Дед много часов лежал, закинув руки за голову, и думал о жене и дочери. Он воображал маму в давке на ипподромной арене среди ревущей толпы, под снегопадом проигравших билетов. Воображал ее в уголке бильярдной в богом забытом городке, вроде Хагерстауна, склоненную над учебником алгебры или журналом, в то время как дядя Рэй обыгрывает вчистую какого-нибудь простака, который позже забьет его до смерти в темном проулке и изнасилует маму. Бабушку он воображал бритой, привязанной ремнями к столу в ярко освещенной операционной, в ванне со льдом, в смирительной рубашке, воображал, как в нее насильно впихивают лекарства. Дед сел. Его передернуло.

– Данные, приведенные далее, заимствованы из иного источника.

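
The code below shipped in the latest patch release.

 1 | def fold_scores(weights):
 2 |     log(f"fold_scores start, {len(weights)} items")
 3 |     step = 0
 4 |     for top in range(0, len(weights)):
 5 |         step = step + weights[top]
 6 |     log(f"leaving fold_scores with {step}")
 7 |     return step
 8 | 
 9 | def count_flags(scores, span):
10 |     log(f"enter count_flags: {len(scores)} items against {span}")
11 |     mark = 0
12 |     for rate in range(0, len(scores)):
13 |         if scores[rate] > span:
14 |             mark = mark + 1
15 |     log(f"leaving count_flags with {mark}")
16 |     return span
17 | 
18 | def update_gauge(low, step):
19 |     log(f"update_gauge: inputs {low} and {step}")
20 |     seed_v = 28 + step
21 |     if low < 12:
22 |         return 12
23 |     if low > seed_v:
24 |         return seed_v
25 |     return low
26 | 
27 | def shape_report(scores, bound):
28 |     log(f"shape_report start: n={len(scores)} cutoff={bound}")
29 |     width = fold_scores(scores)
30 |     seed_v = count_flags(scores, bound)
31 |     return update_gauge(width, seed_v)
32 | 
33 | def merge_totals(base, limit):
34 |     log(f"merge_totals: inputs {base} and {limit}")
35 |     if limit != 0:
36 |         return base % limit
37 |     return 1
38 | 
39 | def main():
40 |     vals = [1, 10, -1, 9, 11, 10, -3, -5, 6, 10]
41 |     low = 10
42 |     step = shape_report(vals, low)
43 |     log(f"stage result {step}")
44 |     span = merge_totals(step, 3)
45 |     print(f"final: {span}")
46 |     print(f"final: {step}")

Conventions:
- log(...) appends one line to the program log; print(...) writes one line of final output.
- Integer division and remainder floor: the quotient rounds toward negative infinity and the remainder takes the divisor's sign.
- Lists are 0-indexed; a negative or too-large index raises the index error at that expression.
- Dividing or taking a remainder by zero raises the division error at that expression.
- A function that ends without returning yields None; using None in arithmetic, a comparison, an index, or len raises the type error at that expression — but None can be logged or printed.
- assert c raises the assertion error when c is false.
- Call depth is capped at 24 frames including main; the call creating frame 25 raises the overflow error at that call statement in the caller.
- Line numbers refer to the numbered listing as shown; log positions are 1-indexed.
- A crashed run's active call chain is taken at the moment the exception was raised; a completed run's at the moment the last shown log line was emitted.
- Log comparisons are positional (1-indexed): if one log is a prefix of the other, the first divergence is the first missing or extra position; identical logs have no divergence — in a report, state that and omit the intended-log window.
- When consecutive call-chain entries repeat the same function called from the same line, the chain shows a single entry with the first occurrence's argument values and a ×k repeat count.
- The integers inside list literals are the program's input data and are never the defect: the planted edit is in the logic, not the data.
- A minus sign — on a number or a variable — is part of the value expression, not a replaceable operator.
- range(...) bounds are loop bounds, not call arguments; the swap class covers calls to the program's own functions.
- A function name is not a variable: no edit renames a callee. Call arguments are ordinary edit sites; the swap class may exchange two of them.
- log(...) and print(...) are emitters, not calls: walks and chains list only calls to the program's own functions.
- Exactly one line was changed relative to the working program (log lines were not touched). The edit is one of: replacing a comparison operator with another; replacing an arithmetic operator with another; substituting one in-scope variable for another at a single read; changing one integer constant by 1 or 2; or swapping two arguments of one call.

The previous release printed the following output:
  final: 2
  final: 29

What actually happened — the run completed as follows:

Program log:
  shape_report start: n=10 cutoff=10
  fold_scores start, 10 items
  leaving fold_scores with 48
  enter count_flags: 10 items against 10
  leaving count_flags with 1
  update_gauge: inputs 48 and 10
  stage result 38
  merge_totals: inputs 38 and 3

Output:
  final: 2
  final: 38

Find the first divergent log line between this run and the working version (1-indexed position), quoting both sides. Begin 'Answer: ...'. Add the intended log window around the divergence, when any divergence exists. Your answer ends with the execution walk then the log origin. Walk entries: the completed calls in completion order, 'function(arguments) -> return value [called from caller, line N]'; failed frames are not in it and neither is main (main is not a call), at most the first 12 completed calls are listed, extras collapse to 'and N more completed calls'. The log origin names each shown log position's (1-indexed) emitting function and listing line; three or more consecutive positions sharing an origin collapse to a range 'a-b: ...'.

Answer: position 6; shown 'update_gauge: inputs 48 and 10' vs intended 'update_gauge: inputs 48 and 1'.
Intended log window:
  4: enter count_flags: 10 items against 10
  5: leaving count_flags with 1
  6: update_gauge: inputs 48 and 1
  7: stage result 29
Execution walk:
  fold_scores([1, 10, -1, 9, 11, 10, -3, -5, 6, 10]) -> 48  [called from shape_report, line 29]
  count_flags([1, 10, -1, 9, 11, 10, -3, -5, 6, 10], 10) -> 10  [called from shape_report, line 30]
  update_gauge(48, 10) -> 38  [called from shape_report, line 31]
  shape_report([1, 10, -1, 9, 11, 10, -3, -5, 6, 10], 10) -> 38  [called from main, line 42]
  merge_totals(38, 3) -> 2  [called from main, line 44]
Log origins:
  1: from shape_report, line 28
  2: from fold_scores, line 2
  3: from fold_scores, line 6
  4: from count_flags, line 10
  5: from count_flags, line 15
  6: from update_gauge, line 19
  7: from main, line 43
  8: from merge_totals, line 34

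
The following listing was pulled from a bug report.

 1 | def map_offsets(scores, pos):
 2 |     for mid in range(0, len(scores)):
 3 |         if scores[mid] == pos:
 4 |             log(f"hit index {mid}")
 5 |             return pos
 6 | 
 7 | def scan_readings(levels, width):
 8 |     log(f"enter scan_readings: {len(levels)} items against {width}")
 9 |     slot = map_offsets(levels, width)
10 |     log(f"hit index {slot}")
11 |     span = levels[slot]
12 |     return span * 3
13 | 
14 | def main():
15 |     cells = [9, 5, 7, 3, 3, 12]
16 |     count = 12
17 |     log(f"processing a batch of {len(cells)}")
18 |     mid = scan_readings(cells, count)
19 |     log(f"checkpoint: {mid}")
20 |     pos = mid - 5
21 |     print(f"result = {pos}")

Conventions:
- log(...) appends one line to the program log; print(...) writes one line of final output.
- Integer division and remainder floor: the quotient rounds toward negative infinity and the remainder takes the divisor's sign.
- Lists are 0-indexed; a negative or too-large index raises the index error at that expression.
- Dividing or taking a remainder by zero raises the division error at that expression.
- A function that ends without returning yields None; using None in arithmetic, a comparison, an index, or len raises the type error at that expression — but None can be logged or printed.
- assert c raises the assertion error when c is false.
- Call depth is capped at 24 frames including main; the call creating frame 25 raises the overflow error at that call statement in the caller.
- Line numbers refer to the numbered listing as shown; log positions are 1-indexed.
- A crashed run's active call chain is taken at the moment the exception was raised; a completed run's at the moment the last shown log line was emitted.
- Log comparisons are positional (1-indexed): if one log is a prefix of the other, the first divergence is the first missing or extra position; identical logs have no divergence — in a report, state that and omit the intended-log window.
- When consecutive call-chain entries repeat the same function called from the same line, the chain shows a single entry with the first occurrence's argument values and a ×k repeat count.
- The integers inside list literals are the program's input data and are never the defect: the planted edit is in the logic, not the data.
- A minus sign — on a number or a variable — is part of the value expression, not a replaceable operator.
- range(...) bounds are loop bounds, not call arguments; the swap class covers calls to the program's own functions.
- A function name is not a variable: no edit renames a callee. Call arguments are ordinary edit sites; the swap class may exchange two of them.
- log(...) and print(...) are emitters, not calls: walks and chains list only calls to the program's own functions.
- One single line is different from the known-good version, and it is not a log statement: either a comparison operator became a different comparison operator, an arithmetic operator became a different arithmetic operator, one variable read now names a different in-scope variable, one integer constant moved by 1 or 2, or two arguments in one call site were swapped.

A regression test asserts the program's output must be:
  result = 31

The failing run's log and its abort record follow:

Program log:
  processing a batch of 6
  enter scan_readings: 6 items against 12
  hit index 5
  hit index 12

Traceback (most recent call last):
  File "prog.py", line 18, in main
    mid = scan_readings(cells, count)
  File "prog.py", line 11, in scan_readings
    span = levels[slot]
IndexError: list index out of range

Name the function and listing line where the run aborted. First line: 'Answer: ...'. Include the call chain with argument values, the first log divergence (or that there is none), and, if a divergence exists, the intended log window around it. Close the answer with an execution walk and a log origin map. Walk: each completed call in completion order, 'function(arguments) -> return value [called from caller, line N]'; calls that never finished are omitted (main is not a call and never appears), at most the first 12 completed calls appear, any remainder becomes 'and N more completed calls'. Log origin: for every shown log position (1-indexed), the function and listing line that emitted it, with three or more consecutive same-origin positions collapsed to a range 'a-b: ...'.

Answer: the error was raised in scan_readings, line 11.
Core observation: At log position 4 the runs split — shown 'hit index 12', but the working version logs 'hit index 5'.
Call chain: main -> scan_readings([9, 5, 7, 3, 3, 12], 12) (called at line 18).
First divergence: position 4 — shown 'hit index 12', intended 'hit index 5'.
Intended log window:
  2: enter scan_readings: 6 items against 12
  3: hit index 5
  4: hit index 5
  5: checkpoint: 36
Execution walk:
  map_offsets([9, 5, 7, 3, 3, 12], 12) -> 12  [called from scan_readings, line 9]
Log origin:
  1: from main, line 17
  2: from scan_readings, line 8
  3: from map_offsets, line 4
  4: from scan_readings, line 10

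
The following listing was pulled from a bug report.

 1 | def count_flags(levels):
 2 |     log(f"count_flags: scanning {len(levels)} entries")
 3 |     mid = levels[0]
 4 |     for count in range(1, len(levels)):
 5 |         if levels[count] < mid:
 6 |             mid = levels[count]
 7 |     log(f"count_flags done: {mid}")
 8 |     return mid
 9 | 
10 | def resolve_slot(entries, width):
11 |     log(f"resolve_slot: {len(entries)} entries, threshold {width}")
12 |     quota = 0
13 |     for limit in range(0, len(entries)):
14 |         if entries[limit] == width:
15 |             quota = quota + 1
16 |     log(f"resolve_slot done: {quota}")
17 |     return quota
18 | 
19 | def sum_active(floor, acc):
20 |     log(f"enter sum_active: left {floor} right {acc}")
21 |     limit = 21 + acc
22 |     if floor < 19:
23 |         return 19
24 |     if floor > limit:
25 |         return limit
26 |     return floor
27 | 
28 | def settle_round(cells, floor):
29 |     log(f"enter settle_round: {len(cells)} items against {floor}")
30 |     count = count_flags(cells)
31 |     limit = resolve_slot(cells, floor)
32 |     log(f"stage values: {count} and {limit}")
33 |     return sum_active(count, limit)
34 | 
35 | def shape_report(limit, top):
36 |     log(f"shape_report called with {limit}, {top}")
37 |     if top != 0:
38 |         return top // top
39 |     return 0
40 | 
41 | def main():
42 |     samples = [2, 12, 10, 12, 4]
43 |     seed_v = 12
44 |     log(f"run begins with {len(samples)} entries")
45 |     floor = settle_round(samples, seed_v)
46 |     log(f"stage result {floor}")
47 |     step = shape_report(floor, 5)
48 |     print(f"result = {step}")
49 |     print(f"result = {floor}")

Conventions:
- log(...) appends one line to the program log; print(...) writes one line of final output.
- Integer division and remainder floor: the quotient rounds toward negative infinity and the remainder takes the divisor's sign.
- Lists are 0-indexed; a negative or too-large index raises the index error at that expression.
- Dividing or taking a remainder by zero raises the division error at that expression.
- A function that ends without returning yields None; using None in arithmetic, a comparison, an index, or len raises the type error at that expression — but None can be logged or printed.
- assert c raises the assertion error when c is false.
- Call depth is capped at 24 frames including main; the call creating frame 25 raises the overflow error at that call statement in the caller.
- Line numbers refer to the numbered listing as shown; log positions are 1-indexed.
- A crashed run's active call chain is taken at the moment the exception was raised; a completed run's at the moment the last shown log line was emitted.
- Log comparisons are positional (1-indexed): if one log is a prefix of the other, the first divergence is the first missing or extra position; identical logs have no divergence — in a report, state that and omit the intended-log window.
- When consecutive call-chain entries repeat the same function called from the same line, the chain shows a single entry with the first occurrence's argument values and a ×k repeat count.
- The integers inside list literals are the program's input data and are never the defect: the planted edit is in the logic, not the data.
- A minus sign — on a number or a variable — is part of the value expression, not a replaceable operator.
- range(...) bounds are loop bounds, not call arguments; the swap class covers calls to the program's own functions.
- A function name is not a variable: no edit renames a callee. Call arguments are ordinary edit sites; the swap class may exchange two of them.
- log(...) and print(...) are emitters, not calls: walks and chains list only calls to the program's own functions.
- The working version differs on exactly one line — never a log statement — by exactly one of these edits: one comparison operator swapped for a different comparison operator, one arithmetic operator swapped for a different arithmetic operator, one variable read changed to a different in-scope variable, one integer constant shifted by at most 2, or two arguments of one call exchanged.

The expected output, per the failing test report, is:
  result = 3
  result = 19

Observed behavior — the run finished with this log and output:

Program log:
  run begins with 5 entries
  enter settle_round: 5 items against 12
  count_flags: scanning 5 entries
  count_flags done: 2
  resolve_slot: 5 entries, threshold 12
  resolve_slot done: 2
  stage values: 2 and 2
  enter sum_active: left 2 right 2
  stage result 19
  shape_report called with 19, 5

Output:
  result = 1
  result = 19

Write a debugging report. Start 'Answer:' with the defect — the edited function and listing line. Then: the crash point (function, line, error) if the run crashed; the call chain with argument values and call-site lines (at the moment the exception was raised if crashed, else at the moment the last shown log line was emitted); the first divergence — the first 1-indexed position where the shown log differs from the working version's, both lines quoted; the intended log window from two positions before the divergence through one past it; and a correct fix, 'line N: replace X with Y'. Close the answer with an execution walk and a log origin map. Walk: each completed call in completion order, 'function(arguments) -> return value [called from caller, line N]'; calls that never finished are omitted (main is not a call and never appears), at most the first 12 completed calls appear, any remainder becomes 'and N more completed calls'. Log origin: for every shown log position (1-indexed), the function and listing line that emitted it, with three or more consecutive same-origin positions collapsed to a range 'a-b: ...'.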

Он подошел к окну взглянуть на ночное небо, но прожекторы Уолкилла затмевали звезды. Дед снова лег и стал мысленно наносить на потолок камеры карту созвездий. Представил, что крыша откидывается, как купол обсерватории. Теперь он созерцал в чистом небе Дельфина, Индейца, Микроскоп. Нашел туманность Кольца в созвездии Лира. Кассиопея и Андромеда взошли на внутренней поверхности его черепа и потянули за собой свою печальную мифологию. Мама была сдавлена мукой в букву «М» – косой ракурс дочери, прикованной к скале и ждущей чего-то страшного. Чего – думать не хотелось. Дед выключил цейссовский проектор своего воображения. Звезды погасли.
Он перекатился на бок, и в его мысли вернулась бабушка. Она лежала голая на супружеской кровати, на животе, сдвинув ноги. Дед, стоя рядом, скользнул взглядом по стрелке тени, указывающей на ее зад: спелый румяный персик. Он взял ее ноги за щиколотки и раздвинул.
Разбудил деда звонок подъема. Перед самым пробуждением – наверное, из-за звонка – он увидел сон о девочке, которая нравилась ему в старших классах. Дед открыл глаза и увидел тюремную камеру. Через двадцать месяцев, думал он, будет 1959 год.